当前位置：文江博客话题详情

使用 K-means 算法对文档进行聚类

发布于 2024-11-11 00:16:59 字数 125 浏览 7 评论 0原文

如何计算两个文档之间的距离？在数字的 k 均值中，您必须计算两点之间的距离。我知道我可以使用余弦函数。我想对 rss 文档进行聚类。我已经完成了词干提取并从文档中删除了停用词。我统计了每个文档中单词的频率。现在我想实现 k 均值算法。

原文

分享到QQ

分享到微博

如果你对这篇内容有疑问，欢迎到本站社区发帖提问参与讨论，获取更多帮助，或者扫码二维码加入 Web 技术交流群。

发布评论

需要登录才能够评论，你可以免费注册一个本站的账号。

日裸衫吸 2024-11-18 00:16:59

我假设您的困难在于创建特征向量？为每个文档创建一个特征向量，

通过将所有单词收集在一起形成一个巨大的向量，
并将该向量的元素设置为术语的计数。

例如，如果你有

Document 1 = the quick brown fox jumped over the brown dog
Document 2 = the brown cows eat hippo meat

那么总的单词集是 [the,quick,brown,fox,jumped,over,the,dog,cows,eat,hippo,meat] 并且文档向量是

Document 1 = [1,1,2,1,1,1,1,1,0,0,0,0]
Document 2 = [1,0,1,0,0,0,0,0,1,1,1,1]

现在你只有两个巨大的您可以使用特征向量来表示文档，并且可以使用 k 均值聚类。正如其他人所说，欧几里德距离可以用来计算文档之间的距离。

I'm assuming that your difficulty is in creating the feature vector?
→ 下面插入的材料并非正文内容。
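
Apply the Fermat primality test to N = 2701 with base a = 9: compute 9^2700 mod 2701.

9^1 ≡ 9 (mod 2701)
9^2 ≡ 9^2 = 81 ≡ 81 (mod 2701)
9^4 ≡ 81^2 = 6561 ≡ 1159 (mod 2701)
9^8 ≡ 1159^2 = 1343281 ≡ 884 (mod 2701)
9^16 ≡ 884^2 = 781456 ≡ 867 (mod 2701)
9^32 ≡ 867^2 = 751689 ≡ 811 (mod 2701)
9^64 ≡ 811^2 = 657721 ≡ 1378 (mod 2701)
9^128 ≡ 1378^2 = 1898884 ≡ 81 (mod 2701)
9^256 ≡ 81^2 = 6561 ≡ 1159 (mod 2701)
9^512 ≡ 1159^2 = 1343281 ≡ 884 (mod 2701)
9^1024 ≡ 884^2 = 781456 ≡ 867 (mod 2701)
9^2048 ≡ 867^2 = 751689 ≡ 811 (mod 2701)
2700 = 2048 + 512 + 128 + 8 + 4 in binary powers of 2.
So 9^2700 ≡ 811 · 884 · 81 · 884 · 1159 ≡ 1 (mod 2701).
Since the result is 1, base 9 gives no evidence that 2701 is composite.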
Create a feature vector for each document by

Collecting together all words to form a giant vector
Setting the elements of that vector to be the count of terms.

For example, if you have

Document 1 = the quick brown fox jumped over the brown dog
Document 2 = the brown cows eat hippo meat

Then the total set of words is [the,quick,brown,fox,jumped,over,the,dog,cows,eat,hippo,meat] and the document vectors are

Document 1 = [1,1,2,1,1,1,1,1,0,0,0,0]
Document 2 = [1,0,1,0,0,0,0,0,1,1,1,1]

And now you just have two giant feature vectors that you can use to represent the document and you can use k-means clustering. As others have said, Euclidean distance can be used to calculate the distance between documents.

回复收藏 0 原文

暮色兮凉城 2024-11-18 00:16:59

有各种距离函数。一种是欧几里得距离。

回复收藏 0 原文

土豪 2024-11-18 00:16:59

您可以对 n 维系统使用欧氏距离公式。

sqrt((x1-x2)^2 + (y1-y2)^2 + (z1 - z2)^2 ... )

You can use the euclidean distance formula for an n-dimensional system.

sqrt((x1-x2)^2 + (y1-y2)^2 + (z1 - z2)^2 ... )

回复收藏 0 原文

~没有更多了~

关于作者

鸵鸟症

暂无简介

文章

27 人气

关注发私信

友情链接

文江博客

使用 K-means 算法对文档进行聚类

如果你对这篇内容有疑问，欢迎到本站社区发帖提问参与讨论，获取更多帮助，或者扫码二维码加入 Web 技术交流群。

发布评论

评论（3）

关于作者

相关话题

热门标签

推荐作者

牛↙奶布丁

COSO

落叶

暗地喜欢

qq_i8qOEG

qq_Wl4Sbi

友情链接

使用 K-means 算法对文档进行聚类

如果你对这篇内容有疑问，欢迎到本站社区发帖提问 参与讨论，获取更多帮助，或者扫码二维码加入 Web 技术交流群。

发布评论

评论（3）

关于作者

相关话题

热门标签

推荐作者

牛↙奶布丁

COSO

落叶

暗地喜欢

qq_i8qOEG

qq_Wl4Sbi

友情链接

如果你对这篇内容有疑问，欢迎到本站社区发帖提问参与讨论，获取更多帮助，或者扫码二维码加入 Web 技术交流群。